Полицейский, номер 64, счел себя оскорбленным этими словами, выражающими, впрочем, больше отчаяние, чем протест. И так как всякое оскорбление облекалось для него в традиционную, правильную, освященную обычаем и, можно даже сказать, почти обрядовую форму выражения: «Смерть коровам!»3 — то в этой именно форме он воспринял и реализовал в своем мозгу слова преступника.
— А!
Торговец с крайним недоумением и отчаянием взглянул своими широко раскрытыми глазами на полицейского, номер 64, и, скрестив руки на своей синей блузе, воскликнул:
— Я сказал: «Смерть коровам?» Я?.. О!..
Арест этот был встречен смехом лавочных сидельцев и уличных мальчишек. Он отвечал страсти всякой человеческой толпы к низким и жестоким зрелищам. Но в это время сквозь толпу зевак пробился старик, одетый во всё черное и в высокой шляпе. Он подошел к полицейскому и сказал ему тихим, кротким, но очень твердым голосом:
— Вы ошиблись. Этот человек не оскорблял вас.

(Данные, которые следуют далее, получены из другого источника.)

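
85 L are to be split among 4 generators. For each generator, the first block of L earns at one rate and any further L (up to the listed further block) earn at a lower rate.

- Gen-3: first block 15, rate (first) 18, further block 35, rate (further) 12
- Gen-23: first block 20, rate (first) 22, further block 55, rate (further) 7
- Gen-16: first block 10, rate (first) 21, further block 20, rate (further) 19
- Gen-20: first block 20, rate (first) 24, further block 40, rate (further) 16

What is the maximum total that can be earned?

Order all 8 blocks by rate: Gen-20/first 24 > Gen-23/first 22 > Gen-16/first 21 > Gen-16/second 19 > Gen-3/first 18 > Gen-20/second 16 > Gen-3/second 12 > Gen-23/second 7.
Fill Gen-20 first block (20 at 24) ; 65 left.
Gen-23 first at 22: fill all 20 ; 45 left.
Gen-16 first at 21: fill all 10 ; 35 left.
Gen-16/second (19): +20 ; 15 left.
Gen-3/first (18): +15 ; 0 left.
Total = 24×20 + 22×20 + 21×10 + 19×20 + 18×15 = 1780.

1780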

— Не суйтесь не в свое дело, — ответил ему полицейский, не сопровождая на этот раз своих слов угрозами, так как он обращался к хорошо одетому человеку.
С большим спокойствием и сдержанностью старик продолжал настаивать. Тогда полицейский объявил ему, что он должен объясняться у комиссара полиции.
Между тем Кренкебиль снова воскликнул:
— И я сказал: «Смерть коровам!» О-о!..
Когда он произносил эти странные слова, из лавки к нему вышла мадам Баяр, сапожница, с деньгами в руках. Но полицейский уже держал его за шиворот, и мадам Баяр, считая, что не стоит отдавать своего долга человеку, которого ведут в полицию, положила свои четырнадцать су обратно в карман передника.
Поняв вдруг, что тележка его задержана, личная свобода потеряна и под его ногами разверзлась пропасть и померкло солнце, Кренкебиль пробормотал:
— Всё равно!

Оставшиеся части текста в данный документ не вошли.